If you want to get the exact same output, you can do this:

ranges = []
for k, g in groupby(enumerate(data), lambda (i,x):i-x):
    group = map(itemgetter(1), g)
    ranges.append((group[0], group[-1]))

output:

[(2, 5), (12, 17)]

EDIT: The example is already explained in the documentation but maybe I should explain it more:

The key to the solution is differencing with a range so that consecutive numbers all appear in same group.

If the data was: [2, 3, 4, 5, 12, 13, 14, 15, 16, 17] Then groupby(enumerate(data), lambda (i,x):i-x) is equivalent of the following:

groupby(
    [(0, 2), (1, 3), (2, 4), (3, 5), (4, 12),
    (5, 13), (6, 14), (7, 15), (8, 16), (9, 17)],
    lambda (i,x):i-x
)

The lambda function subtracts the element index from the element value. So when you apply the lambda on each item. You'll get the following keys for groupby:

[-2, -2, -2, -2, -8, -8, -8, -8, -8, -8]

groupby groups elements by equal key value, so the first 4 elements will be grouped together and so forth.

I hope this makes it more readable.

python 3 version may be helpful for beginners

import the libraries required first

from itertools import groupby
from operator import itemgetter

ranges =[]

for k,g in groupby(enumerate(data),lambda x:x[0]-x[1]):
    group = (map(itemgetter(1),g))
    group = list(map(int,group))
    ranges.append((group[0],group[-1]))

Solution 2:

more_itertools.consecutive_groups was added in version 4.0.

Demo

import more_itertools as mit


iterable = [2, 3, 4, 5, 12, 13, 14, 15, 16, 17, 20]
[list(group) for group in mit.consecutive_groups(iterable)]
# [[2, 3, 4, 5], [12, 13, 14, 15, 16, 17], [20]]

Code

Applying this tool, we make a generator function that finds ranges of consecutive numbers.

def find_ranges(iterable):
    """Yield range of consecutive numbers."""
    for group in mit.consecutive_groups(iterable):
        group = list(group)
        if len(group) == 1:
            yield group[0]
        else:
            yield group[0], group[-1]


iterable = [2, 3, 4, 5, 12, 13, 14, 15, 16, 17, 20]
list(find_ranges(iterable))
# [(2, 5), (12, 17), 20]

The source implementation emulates a classic recipe (as demonstrated by @Nadia Alramli).

Note: more_itertools is a third-party package installable via pip install more_itertools.

Solution 3:

The "naive" solution which I find somewhat readable atleast.

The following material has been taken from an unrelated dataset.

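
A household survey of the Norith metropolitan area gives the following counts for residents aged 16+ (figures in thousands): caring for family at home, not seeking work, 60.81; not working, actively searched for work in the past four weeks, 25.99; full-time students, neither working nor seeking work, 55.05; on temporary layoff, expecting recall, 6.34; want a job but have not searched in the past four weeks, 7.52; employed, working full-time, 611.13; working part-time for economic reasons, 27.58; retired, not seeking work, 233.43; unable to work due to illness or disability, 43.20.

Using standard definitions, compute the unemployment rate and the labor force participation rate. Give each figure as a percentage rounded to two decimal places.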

x = [2, 3, 4, 5, 12, 13, 14, 15, 16, 17, 22, 25, 26, 28, 51, 52, 57]

def group(L):
    first = last = L[0]
    for n in L[1:]:
        if n - 1 == last: # Part of the group, bump the end
            last = n
        else: # Not part of the group, yield current group and start a new
            yield first, last
            first = last = n
    yield first, last # Yield the last group


>>>print list(group(x))
[(2, 5), (12, 17), (22, 22), (25, 26), (28, 28), (51, 52), (57, 57)]

Solution 4:

Assuming your list is sorted:

>>> from itertools import groupby
>>> def ranges(lst):
    pos = (j - i for i, j in enumerate(lst))
    t = 0
    for i, els in groupby(pos):
        l = len(list(els))
        el = lst[t]
        t += l
        yield range(el, el+l)


>>> lst = [2, 3, 4, 5, 12, 13, 14, 15, 16, 17]
>>> list(ranges(lst))
[range(2, 6), range(12, 18)]